IAB-BiB/FReDA-BAMF-SOEP-Studie: Gesellschaftliche Teilhabe von Geflüchteten aus der Ukraine schreitet voran
Wie geht es Ukrainerinnen und Ukrainern hierzulande? In der zweiten Befragungswelle im Forschungsprojekt „Geflüchtete aus der Ukraine in Deutschland“ wurden fast 7.000 Ukrainerinnen und Ukrainer, die vor dem russischen Angriffskrieg geflohen sind, erneut zu ihrer Lebenssituation und Teilhabe-Fortschritten befragt.

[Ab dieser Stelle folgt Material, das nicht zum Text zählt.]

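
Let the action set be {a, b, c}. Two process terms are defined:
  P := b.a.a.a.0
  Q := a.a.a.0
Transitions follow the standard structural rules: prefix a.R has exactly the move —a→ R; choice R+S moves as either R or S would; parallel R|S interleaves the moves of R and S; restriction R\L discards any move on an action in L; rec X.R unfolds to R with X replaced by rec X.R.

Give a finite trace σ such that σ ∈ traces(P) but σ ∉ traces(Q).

LTS(P): 5 reachable states
  u0 = b.a.a.a.0 → --b--▸ u1
  u1 = a.a.a.0 → --a--▸ u2
  u2 = a.a.0 → --a--▸ u3
  u3 = a.0 → --a--▸ u4
  u4 = 0 → ∅
LTS(Q): 4 reachable states
  v0 = a.a.a.0 → --a--▸ v1
  v1 = a.a.0 → --a--▸ v2
  v2 = a.0 → --a--▸ v3
  v3 = 0 → ∅
Run σ = ⟨b⟩ on P: start {u0}
  after b @ step 1: {u1}
  P completes σ.
Run σ = ⟨b⟩ on Q: start {v0}
  after b @ step 1: no successor for Q

b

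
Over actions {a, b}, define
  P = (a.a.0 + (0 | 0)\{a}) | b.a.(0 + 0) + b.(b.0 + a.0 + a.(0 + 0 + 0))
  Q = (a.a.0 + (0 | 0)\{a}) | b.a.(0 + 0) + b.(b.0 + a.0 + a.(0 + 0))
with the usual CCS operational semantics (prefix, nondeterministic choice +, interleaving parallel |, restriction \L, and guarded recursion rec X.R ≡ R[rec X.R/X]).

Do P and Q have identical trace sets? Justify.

trace-equivalent

P's transition system — 12 states:
  m0 = (a.a.0 + (0 | 0)\{a}) | b.a.(0 + 0) + b.(b.0 + a.0 + a.(0 + 0 + 0)) has moves -a-> m1, -b-> m2, -b-> m3
  m1 = a.0 | b.a.(0 + 0) has moves -a-> m4, -b-> m5
  m2 = (a.a.0 + (0 | 0)\{a}) | a.(0 + 0) has moves -a-> m5, -a-> m6
  m3 = b.0 + a.0 + a.(0 + 0 + 0) has moves -a-> m7, -a-> m8, -b-> m7
  m4 = 0 | b.a.(0 + 0) has moves -b-> m9
  m5 = a.0 | a.(0 + 0) has moves -a-> m10, -a-> m9
  m6 = (a.a.0 + (0 | 0)\{a}) | (0 + 0) has moves -a-> m10
  m7 = 0 has moves stopped
  m8 = 0 + 0 + 0 has moves stopped
  m9 = 0 | a.(0 + 0) has moves -a-> m11
  m10 = a.0 | (0 + 0) has moves -a-> m11
  m11 = 0 | (0 + 0) has moves stopped
Q's transition system — 12 states:
  n0 = (a.a.0 + (0 | 0)\{a}) | b.a.(0 + 0) + b.(b.0 + a.0 + a.(0 + 0)) has moves -a-> n1, -b-> n2, -b-> n3
  n1 = a.0 | b.a.(0 + 0) has moves -a-> n4, -b-> n5
  n2 = (a.a.0 + (0 | 0)\{a}) | a.(0 + 0) has moves -a-> n5, -a-> n6
  n3 = b.0 + a.0 + a.(0 + 0) has moves -a-> n7, -a-> n8, -b-> n7
  n4 = 0 | b.a.(0 + 0) has moves -b-> n9
  n5 = a.0 | a.(0 + 0) has moves -a-> n10, -a-> n9
  n6 = (a.a.0 + (0 | 0)\{a}) | (0 + 0) has moves -a-> n10
  n7 = 0 has moves stopped
  n8 = 0 + 0 has moves stopped
  n9 = 0 | a.(0 + 0) has moves -a-> n11
  n10 = a.0 | (0 + 0) has moves -a-> n11
  n11 = 0 | (0 + 0) has moves stopped
Bisimilarity quotient blocks:
  B0 = {m0, n0}
  B1 = {m3, n3}
  B2 = {m11, m7, m8, n11, n7, n8}
  B3 = {m2, n2}
  B4 = {m5, m6, n5, n6}
  B5 = {m10, m9, n10, n9}
  B6 = {m1, n1}
  B7 = {m4, n4}
m0 ∈ B0, n0 ∈ B0 → same block
Bisimilar ⇒ trace-equivalent.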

Ergebnisse haben die Projektpartner – das Institut für Arbeitsmarkt- und Berufsforschung (IAB), das Bundesinstitut für Bevölkerungsforschung (BiB), das Forschungszentrum des Bundesamtes für Migration und Flüchtlinge (BAMF-FZ) und das Sozio-oekonomische Panel (SOEP) im Deutschen Institut für Wirtschaftsforschung (DIW Berlin) – im DIW-Wochenbericht 28/2023 veröffentlicht.

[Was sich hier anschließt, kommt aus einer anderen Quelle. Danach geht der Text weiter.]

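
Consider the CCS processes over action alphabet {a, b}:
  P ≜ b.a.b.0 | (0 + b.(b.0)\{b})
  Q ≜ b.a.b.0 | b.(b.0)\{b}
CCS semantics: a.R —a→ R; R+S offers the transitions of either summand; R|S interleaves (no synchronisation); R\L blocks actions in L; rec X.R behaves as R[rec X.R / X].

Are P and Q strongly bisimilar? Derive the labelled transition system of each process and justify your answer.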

Seit Beginn des russischen Angriffskriegs im Februar 2022 sind mehr als eine Million Menschen aus der Ukraine nach Deutschland geflüchtet, die meisten von ihnen sind Frauen und Kinder. Bereits im vergangenen Spätsommer wurden im Zuge der repräsentativen IAB-BiB/FReDA-BAMF-SOEP-Befragung mehr als 11.000 geflüchtete Ukrainerinnen und Ukrainer im Alter zwischen 18 und 70 Jahren, die vom 24. Februar 2022 bis zum 8. Juni 2022 nach Deutschland zugezogen sind und bei den Einwohnermeldeämtern registriert waren, zu ihrer Lebenssituation in Deutschland befragt. Für die Stichprobenziehung wurden zunächst über das Ausländerzentralregister 100 Gemeinden mit einem hohen Anteil von ukrainischen Geflüchteten gezogen. Diese wurden dann gebeten, Adressen der Zielpopulation zur Verfügung zu stellen, aus denen dann zufällig gezogen wurde.

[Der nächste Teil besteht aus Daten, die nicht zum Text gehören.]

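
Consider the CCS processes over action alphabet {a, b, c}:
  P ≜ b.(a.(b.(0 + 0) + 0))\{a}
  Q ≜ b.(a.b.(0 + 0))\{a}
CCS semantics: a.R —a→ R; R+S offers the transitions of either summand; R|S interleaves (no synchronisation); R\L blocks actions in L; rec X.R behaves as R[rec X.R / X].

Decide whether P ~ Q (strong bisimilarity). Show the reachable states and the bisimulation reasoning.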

6.754 Ukrainerinnen und Ukrainer erneut befragt
Zur Erhebung und Dokumentation von Veränderungen wurde in der Zeit von Mitte Januar bis Anfang März 2023 eine zweite Befragungswelle durchgeführt, in der aus der Gruppe der erstmals Befragten 6.754 Ukrainerinnen und Ukrainer erneut befragt werden konnten, von denen 6.581 nach wie vor in Deutschland lebten. Von den befragten Personen waren, in beiden Wellen, etwas mehr als 80 Prozent weiblich und das durchschnittliche Alter lag bei knapp 40 Jahren. Durch Verwendung von Gewichten sind die Ergebnisse repräsentativ für die zum Zeitpunkt der zweiten Befragung weiterhin in Deutschland lebenden Geflüchteten der Grundgesamtheit. Beide Erhebungen wurden vom infas Institut für angewandte Sozialwissenschaft durchgeführt. Der Fragebogen war auf Ukrainisch und Russisch verfügbar und konnte sowohl online als auch auf Papier ausgefüllt werden. Finanziert wird die Studie vom Bundesministerium des Innern und für Heimat (BMI), vom Bundesministerium für Arbeit und Soziales (BMAS), von der Bundesagentur für Arbeit (BA), vom Bundesministerium für Bildung und Forschung (BMBF) sowie vom Bundesamt für Migration und Flüchtlinge (BAMF).
Zweite Befragungswelle zeigt Verbesserung der Lebensbedingungen
Als ein zentrales Ergebnis lässt sich festhalten, dass sich die Lebensbedingungen und Teilhabechancen dieser Geflüchteten hierzulande verbessert haben: Zu Beginn des Jahres 2023 besucht die Mehrheit von ihnen einen Sprach- oder Integrationskurs oder hat diesen bereits abgeschlossen, fast vier von fünf geflüchteten Ukrainerinnen und Ukrainern leben in einer privaten Wohnung oder in einem Haus. Der Anteil der erwerbstätigen Geflüchteten ist zwischen Spätsommer 2022 und Jahresbeginn 2023 zwar nur leicht gestiegen, aber unter den nicht erwerbstätigen Geflüchteten besteht ein hohes Interesse, eine Arbeit aufzunehmen. Fast die Hälfte der ukrainischen Geflüchteten beabsichtigt längerfristig in Deutschland zu bleiben, Tendenz steigend.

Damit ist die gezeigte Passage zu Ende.